Souvent décrite comme « un état dans l'état », la Sonatrach, l'entreprise pétrolière et gazière algérienne, est sans conteste le moteur de l'économie du pays. A un tel point qu'elle a étendu son influence tentaculaire au football, en se positionnant comme actionnaire majoritaire de plusieurs clubs de première division, directement ou via certaines de ses filiales. Une mainmise qui fait débat en Algérie, où le sponsoring des entreprises d'état - qui ne profite qu'à certaines formations - pose des problèmes d'équité, de transparence et d'inégalité sportive.

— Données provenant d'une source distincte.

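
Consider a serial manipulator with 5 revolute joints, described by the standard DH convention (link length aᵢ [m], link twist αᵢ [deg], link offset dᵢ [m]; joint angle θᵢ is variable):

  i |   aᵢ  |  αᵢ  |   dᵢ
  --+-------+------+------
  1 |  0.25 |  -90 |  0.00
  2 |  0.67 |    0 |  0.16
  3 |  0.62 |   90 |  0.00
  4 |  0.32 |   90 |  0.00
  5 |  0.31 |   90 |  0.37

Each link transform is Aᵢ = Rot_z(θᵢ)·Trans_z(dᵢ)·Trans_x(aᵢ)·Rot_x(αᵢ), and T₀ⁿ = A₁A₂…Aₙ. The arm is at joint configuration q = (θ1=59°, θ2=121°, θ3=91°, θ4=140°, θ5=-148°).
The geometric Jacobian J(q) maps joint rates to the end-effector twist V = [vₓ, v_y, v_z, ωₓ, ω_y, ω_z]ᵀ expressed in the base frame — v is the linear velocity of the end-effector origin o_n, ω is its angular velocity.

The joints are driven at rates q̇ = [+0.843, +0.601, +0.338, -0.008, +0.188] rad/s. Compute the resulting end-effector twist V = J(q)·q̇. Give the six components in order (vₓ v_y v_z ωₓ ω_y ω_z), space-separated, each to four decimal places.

o_n = [-0.7713, -0.3514, -0.0036]
J₁: ẑ×o_n = [0.3514, -0.7713, 0.0000], ω = ẑ
J2: z=[-0.8572, 0.5150, 0.0000] o=[0.1288, 0.2143, 0.0000] → [-0.0018, -0.0031, 0.9484, -0.8572, 0.5150, 0.0000]
J3: z=[-0.8572, 0.5150, 0.0000] o=[-0.1861, 0.0009, -0.5743] → [0.2939, 0.4892, 0.6033, -0.8572, 0.5150, 0.0000]
J4: z=[-0.2729, -0.4542, -0.8480] o=[-0.4569, -0.4498, -0.2458] → [-0.0265, 0.3327, -0.1696, -0.2729, -0.4542, -0.8480]
J5: z=[-0.9374, -0.0727, 0.3406] o=[-0.5262, -0.1656, -0.3757] → [0.0362, 0.2653, 0.1563, -0.9374, -0.0727, 0.3406]
V = J·q̇ = [0.4015, -0.4395, 0.8047, -0.9789, 0.4736, 0.9138]

0.4015 -0.4395 0.8047 -0.9789 0.4736 0.9138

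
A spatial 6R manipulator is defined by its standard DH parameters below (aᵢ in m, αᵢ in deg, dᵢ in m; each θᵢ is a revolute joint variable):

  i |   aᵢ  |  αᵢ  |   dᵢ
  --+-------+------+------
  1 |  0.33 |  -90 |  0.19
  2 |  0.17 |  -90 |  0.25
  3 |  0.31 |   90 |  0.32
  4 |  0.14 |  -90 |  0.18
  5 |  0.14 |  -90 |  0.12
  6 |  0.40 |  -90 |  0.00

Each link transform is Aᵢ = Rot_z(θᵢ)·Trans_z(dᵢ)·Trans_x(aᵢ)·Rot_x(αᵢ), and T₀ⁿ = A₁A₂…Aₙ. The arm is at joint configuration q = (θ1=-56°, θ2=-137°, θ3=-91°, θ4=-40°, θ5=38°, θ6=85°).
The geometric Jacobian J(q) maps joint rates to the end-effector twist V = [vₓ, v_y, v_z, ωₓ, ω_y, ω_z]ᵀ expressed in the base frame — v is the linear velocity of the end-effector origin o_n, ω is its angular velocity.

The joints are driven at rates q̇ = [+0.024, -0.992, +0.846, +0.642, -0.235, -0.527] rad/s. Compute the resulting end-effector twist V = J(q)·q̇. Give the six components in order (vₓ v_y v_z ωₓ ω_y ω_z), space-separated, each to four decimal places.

o_n = [0.6108, 0.1540, 0.1999]
J₁: ẑ×o_n = [-0.1540, 0.6108, 0.0000], ω = ẑ
J2: z=[0.8290, 0.5592, 0.0000] o=[0.1845, -0.2736, 0.1900] → [0.0056, -0.0082, 0.1161, 0.8290, 0.5592, 0.0000]
J3: z=[0.3814, -0.5654, 0.7314] o=[0.3223, -0.0307, 0.3059] → [-0.0751, 0.2515, 0.2336, 0.3814, -0.5654, 0.7314]
J4: z=[0.3944, -0.6160, -0.6819] o=[0.7035, -0.0416, 0.5363] → [0.3405, 0.1959, 0.0201, 0.3944, -0.6160, -0.6819]
J5: z=[0.8295, -0.0805, 0.5526] o=[0.8298, -0.0428, 0.3465] → [-0.0969, 0.0005, 0.1456, 0.8295, -0.0805, 0.5526]
J6: z=[-0.5542, 0.0030, 0.8324] o=[0.9390, 0.0871, 0.4187] → [-0.0563, -0.3944, -0.0361, -0.5542, 0.0030, 0.8324]
V = J·q̇ = [0.1983, 0.5690, 0.0801, -0.1494, -1.4111, -0.3636]

0.1983 0.5690 0.0801 -0.1494 -1.4111 -0.3636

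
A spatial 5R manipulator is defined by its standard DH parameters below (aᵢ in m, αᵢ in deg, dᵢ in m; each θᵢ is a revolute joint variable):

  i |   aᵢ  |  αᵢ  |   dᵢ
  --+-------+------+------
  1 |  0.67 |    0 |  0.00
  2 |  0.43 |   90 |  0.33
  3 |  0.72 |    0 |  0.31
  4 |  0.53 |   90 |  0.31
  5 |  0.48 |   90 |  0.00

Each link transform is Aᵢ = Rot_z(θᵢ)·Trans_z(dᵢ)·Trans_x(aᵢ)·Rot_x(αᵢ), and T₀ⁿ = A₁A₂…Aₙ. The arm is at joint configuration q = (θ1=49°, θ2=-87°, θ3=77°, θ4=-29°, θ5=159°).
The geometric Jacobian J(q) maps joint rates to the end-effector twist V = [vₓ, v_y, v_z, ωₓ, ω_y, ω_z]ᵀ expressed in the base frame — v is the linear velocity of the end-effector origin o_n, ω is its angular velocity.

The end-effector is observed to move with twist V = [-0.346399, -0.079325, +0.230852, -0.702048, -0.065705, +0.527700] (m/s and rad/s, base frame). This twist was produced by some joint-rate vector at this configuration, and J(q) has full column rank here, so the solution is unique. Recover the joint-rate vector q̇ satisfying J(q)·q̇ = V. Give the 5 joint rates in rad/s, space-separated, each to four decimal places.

-0.2640 0.3300 0.7170 -0.2330 -0.6900

o_n = [0.4616, -0.5166, 1.0924]
J₁: ẑ×o_n = [0.5166, 0.4616, -0.0000], ω = ẑ
J2: z=[0.0000, 0.0000, 1.0000] o=[0.4396, 0.5057, 0.0000] → [1.0223, 0.0220, -0.0000, 0.0000, 0.0000, 1.0000]
J3: z=[-0.6157, -0.7880, 0.0000] o=[0.7784, 0.2409, 0.3300] → [-0.6008, 0.4694, 0.2168, -0.6157, -0.7880, 0.0000]
J4: z=[-0.6157, -0.7880, 0.0000] o=[0.7152, -0.1031, 1.0315] → [-0.0480, 0.0375, 0.0548, -0.6157, -0.7880, 0.0000]
J5: z=[0.5856, -0.4575, -0.6691] o=[0.8038, -0.5657, 1.4254] → [0.1852, 0.4240, -0.1278, 0.5856, -0.4575, -0.6691]
q̇ = J⁺·V = [-0.2640, 0.3300, 0.7170, -0.2330, -0.6900]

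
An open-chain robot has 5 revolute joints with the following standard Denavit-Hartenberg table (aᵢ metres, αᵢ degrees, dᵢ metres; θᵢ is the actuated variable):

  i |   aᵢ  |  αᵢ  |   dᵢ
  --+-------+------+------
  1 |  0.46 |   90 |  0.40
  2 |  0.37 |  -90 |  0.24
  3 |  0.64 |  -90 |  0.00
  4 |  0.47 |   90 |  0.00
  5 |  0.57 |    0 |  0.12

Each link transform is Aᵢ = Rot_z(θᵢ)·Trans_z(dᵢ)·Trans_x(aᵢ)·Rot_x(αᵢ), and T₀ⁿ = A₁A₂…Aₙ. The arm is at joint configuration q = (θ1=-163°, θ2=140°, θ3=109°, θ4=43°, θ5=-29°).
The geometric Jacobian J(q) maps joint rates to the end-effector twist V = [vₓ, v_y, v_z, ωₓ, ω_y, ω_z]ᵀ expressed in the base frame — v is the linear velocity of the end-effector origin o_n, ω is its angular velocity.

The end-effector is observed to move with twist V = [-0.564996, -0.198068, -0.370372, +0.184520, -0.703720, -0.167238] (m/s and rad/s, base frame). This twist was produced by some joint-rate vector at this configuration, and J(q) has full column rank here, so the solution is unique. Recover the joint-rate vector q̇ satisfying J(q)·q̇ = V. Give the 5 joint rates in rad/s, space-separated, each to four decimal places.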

Si l’Algérie n’a rien d’une dystopie cyberpunk, elle en emprunte au moins une caractéristique majeure. Aucune voiture volante, humains augmentés ou robots sophistiqués n’ont encore été repérés dans les rues d’Alger, mais, comme dans Robocop, Final Fantasy VII ou Blade Runner, une méga-corporation tire les ficelles d’une économie nationale qui n’aura jamais su se dépêtrer de son influence. Cette superstructure pèse 40.000 employés (sans compter ceux de ses filiales), contribue à au moins 30% du PNB algérien et enregistre plus de 30 milliards de dollars de chiffre d’affaires. Son nom ? Sonatrach. Son business ? L’or noir et le gaz, que l’entreprise publique raffine et vend, pour alimenter en fonds un pays dont 96% des exportations et 60% des recettes budgétaires étatiques sont issues du commerce pétro-gazier. Monumental, comme l’influence de la Sonatrach en Algérie, qui transpire un peu partout. Y compris dans le football, ce qui n’est pas sans générer son lot d’inquiétudes légitimes.

Pétro-football

Lors de la dernière décennie, le géant gazo-pétrolier est devenu le distributeur de billets d’un football algérien qui manque de liquidités comme de vision stratégique, pour pérenniser son développement. La plus puissante entreprise du pays est propriétaire depuis décembre 2012 du Mouloudia Club d’Alger (MC Alger), un mastodonte du foot national, qui pèse sept titres de champion et une Ligue des champions africaine. Comme le démontrait fort justement Jeune Afrique fin octobre dernier, elle est aussi, via certaines de ses filiales, un actionnaire majeur d’autres formations. Parmi elles, on peut citer le Club sportif constantinois, détenu par l’Entreprise nationale des travaux aux puits (ENTP). Ou encore, la Jeunesse sportive Saoura, propriété de l’Entreprise nationale de forage (Enafor) depuis 2013. Il faut aussi citer le Mouloudia Club oranais, sponsorisé par la compagnie Hyproc Shipping, une firme de transport maritime des hydrocarbures. Le Mouloudia Olympique Béjaïa est, lui, soutenu par la Société de transport des hydrocarbures (STH). Là encore, que des filiales de la Sonatrach.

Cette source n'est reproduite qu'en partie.